Randolph, a daughter of former slaves who was raised in challenging circumstances, inspired children to rise above their own background. She graduated from Richmond City Normal Colored School, and in 1890 entered Virginia State College in Ettrick but attended just two years before going to Goochland County to teach — at age 16, a year younger than the law allowed. Randolph moved in 1892 to a teaching position at the Mountain Road School in Henrico County.
She implemented a system in which children used both their minds and their energy. “I believe in educating the hands, the eyes, the feet and the soul,” she said.
In each day’s activities, Randolph brought an aspect that came loosely under the heading of “work,” such as gardening, woodworking, sewing, laundering or cooking, using everyday items rather than waiting for expensive materials that couldn’t be counted on to reach the racially segregated public schools. Her students made baskets from honeysuckle vines and simple clothes from bleached flour sacks and sugar bags. For cooking instruction, Randolph at least once borrowed a neighbor’s cookstove, still warm from making breakfast, because at the time her school didn’t have a proper stove. She spent her own money for supplies and obtained scrap material from the white schools for Mountain Road projects.
Some parents objected to what they viewed as lessons in menial jobs. Vocational learning seemed to point backward toward forced labor. One minister preached a sermon against Randolph’s methods. Nevertheless, she persisted.
Impressed by Randolph’s work, Henrico School Superintendent Jackson Davis wanted to communicate her methods to other county schools. The School Board agreed, but pulled out its collective empty pockets. Davis, not to be denied, visited Hampton Institute to investigate other funding methods and in 1908 advocated for Randolph to the recently established Anna T. Jeanes Foundation, also called the Negro Rural School Fund. Jeanes, the daughter of a large and prosperous Philadelphia Quaker family, established an organization to support black rural and community schools throughout the racially divided South. Her initial funding of $1 million would amount today to about $28 million.
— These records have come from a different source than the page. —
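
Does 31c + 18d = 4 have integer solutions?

Step 1: Compute gcd(31, 18).
gcd(31, 18) = 1

Step 2: Check divisibility.
Does 1 divide 4? 4 = 1 x 4, so yes.

By the theorem on linear Diophantine equations, 31c + 18d = 4 has integer solutions if and only if gcd(31, 18) divides 4. Since 1 | 4, solutions exist.

Yes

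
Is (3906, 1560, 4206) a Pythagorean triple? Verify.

Compute a² + b² = 3906² + 1560² = 15256836 + 2433600 = 17690436
Compute c² = 4206² = 17690436
Since 17690436 = 17690436, confirmed.

Yes, it is a Pythagorean triple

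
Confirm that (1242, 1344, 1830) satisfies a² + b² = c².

Compute a² + b² = 1242² + 1344² = 1542564 + 1806336 = 3348900
Compute c² = 1830² = 3348900
Since 3348900 = 3348900, confirmed.

Yes, it is a Pythagorean triple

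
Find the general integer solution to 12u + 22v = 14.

Step 1: Compute gcd(12, 22) = 2.
Since 2 divides 14, solutions exist.

Step 2: Find a particular solution using extended Euclidean algorithm.
We get u₀ = 14, v₀ = -7.
Check: 12*14 + 22*-7 = 14 = 14 ✓

Step 3: Write the general solution.
u = 14 + (22/2)t = 14 + 11t
v = -7 - (12/2)t = -7 - 6t
for any integer t.

u = 14 + 11t, v = -7 - 6t for integer t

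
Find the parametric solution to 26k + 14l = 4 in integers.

Step 1: Compute gcd(26, 14) = 2.
Since 2 divides 4, solutions exist.

Step 2: Find a particular solution using extended Euclidean algorithm.
We get k₀ = -2, l₀ = 4.
Check: 26*-2 + 14*4 = 4 = 4 ✓

Step 3: Write the general solution.
k = -2 + (14/2)t = -2 + 7t
l = 4 - (26/2)t = 4 - 13t
for any integer t.

k = -2 + 7t, l = 4 - 13t for integer t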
Jeanes placed Hampton Institute-trained educator Booker T. Washington on the board to assist in choosing candidates for support.
Randolph’s work as the first Jeanes Supervisor Industrial Teacher — a position she held for more than 40 years — began on Oct. 26, 1908. She traveled throughout the state, as well as in North Carolina and Georgia. By 1914, 118 Jeanes teachers were working in 119 counties throughout the South.
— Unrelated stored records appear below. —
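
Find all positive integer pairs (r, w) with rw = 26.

The positive divisors of 26 are: 1, 2, 13, 26.
Each divisor d gives the pair (d, 26/d):
(1, 26), (2, 13), (13, 2), (26, 1)

(1, 26), (2, 13), (13, 2), (26, 1)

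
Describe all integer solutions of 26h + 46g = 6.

Step 1: Compute gcd(26, 46) = 2.
Since 2 divides 6, solutions exist.

Step 2: Find a particular solution using extended Euclidean algorithm.
We get h₀ = -21, g₀ = 12.
Check: 26*-21 + 46*12 = 6 = 6 ✓

Step 3: Write the general solution.
h = -21 + (46/2)t = -21 + 23t
g = 12 - (26/2)t = 12 - 13t
for any integer t.

h = -21 + 23t, g = 12 - 13t for integer t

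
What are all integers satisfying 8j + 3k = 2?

Step 1: Compute gcd(8, 3) = 1.
Since 1 divides 2, solutions exist.

Step 2: Find a particular solution using extended Euclidean algorithm.
We get j₀ = -2, k₀ = 6.
Check: 8*-2 + 3*6 = 2 = 2 ✓

Step 3: Write the general solution.
j = -2 + (3/1)t = -2 + 3t
k = 6 - (8/1)t = 6 - 8t
for any integer t.

j = -2 + 3t, k = 6 - 8t for integer t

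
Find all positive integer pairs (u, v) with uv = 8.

The positive divisors of 8 are: 1, 2, 4, 8.
Each divisor d gives the pair (d, 8/d):
(1, 8), (2, 4), (4, 2), (8, 1)

(1, 8), (2, 4), (4, 2), (8, 1)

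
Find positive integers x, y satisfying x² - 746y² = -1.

We need x² = 746y² - 1. Try successive y:
y = 1: x² = 746·1² - 1 = 745, not a perfect square
y = 2: x² = 746·2² - 1 = 2983, not a perfect square
y = 3: x² = 746·3² - 1 = 6713, not a perfect square
...
y = 202645: x² = 746·202645² - 1 = 30634487034649 = 5534843² ✓
Check: 5534843² - 746·202645² = 30634487034649 - 30634487034650 = -1 ✓

x = 5534843, y = 202645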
As writers Maureen Egan and Susan Winiecki (the latter this magazine’s associate publisher/editorial director) note in their recent book “Richmond’s Culinary History: Seeds of Change,” the Smith-Lever Act of 1914 brought organized rural, vocational education to white students. Randolph had orchestrated such a program 20 years before, and thus by 1916, Henrico operated 50 gardens and 18 industrial schools for both young and adult African-Americans, and 125 students were in poultry and canning programs.
Mountain Road School expanded to seven rooms, including a dormitory available to children for whom traveling each day to school would be a hardship. Randolph took children into her own home, at one time living with 17, and used her own private bus to ferry them to and from school. After the original Mountain Road school buildings burned in 1929, an eight-room brick building, complete with a library and small auditorium, replaced them.
Randolph’s citations and awards mounted, and in 1926, she was among the recipients of the first William E. Harmon Foundation Award for Distinguished Achievement Among Negroes. Richmond newspaper publisher John Stewart Bryan pinned the recognition to her. She wore it on a chain around her neck, but hidden beneath her blouse, for fear she might be thought vain.
She retired from her 57 years of service in 1949 and died March 16, 1958. Her former office, the Virginia Randolph Home Economics Cottage, at 2200 Mountain Road in Glen Allen, is a National Historic Landmark, and it opened in 1970 as a museum to Randolph’s life and legacy. Her body received re-burial there. The property is today the home of two campuses, the Academy at Virginia Randolph, an alternative school with an emphasis on vocational and technical training, and the Virginia Randolph Education Center, with programs for students with autism and other disabilities.
The 1956 formation of the Virginia Randolph Foundation sought a perpetual memorial in her honor, and in 1963 started an annual scholarship. The fund, for college-bound, community- and service-oriented Henrico public high school seniors, came under the auspices of the Community Foundation in 2008.
In a 1993 Richmond magazine interview, museum curator William Cosby, who knew Randolph in her later years, said it’s difficult for people to fully understand her contributions. “She went to the church revival meetings to tell parents to get their children into school and keep them there,” Cosby said. “She encouraged parents to help themselves, to do for themselves. If you couldn’t afford to pay her, she’d take vegetables from the farmers that she’d use to feed the kids in the dormitory.”
The Virginia Women’s Monument Commission is raising $200,000 for each statue. The memorial’s fabricator, New York City-based StudioEIS (known here for the Thomas Jefferson statue in the Virginia Capitol welcome center), is working with Richmond’s 1717 Design Group to create the memorial and plaza.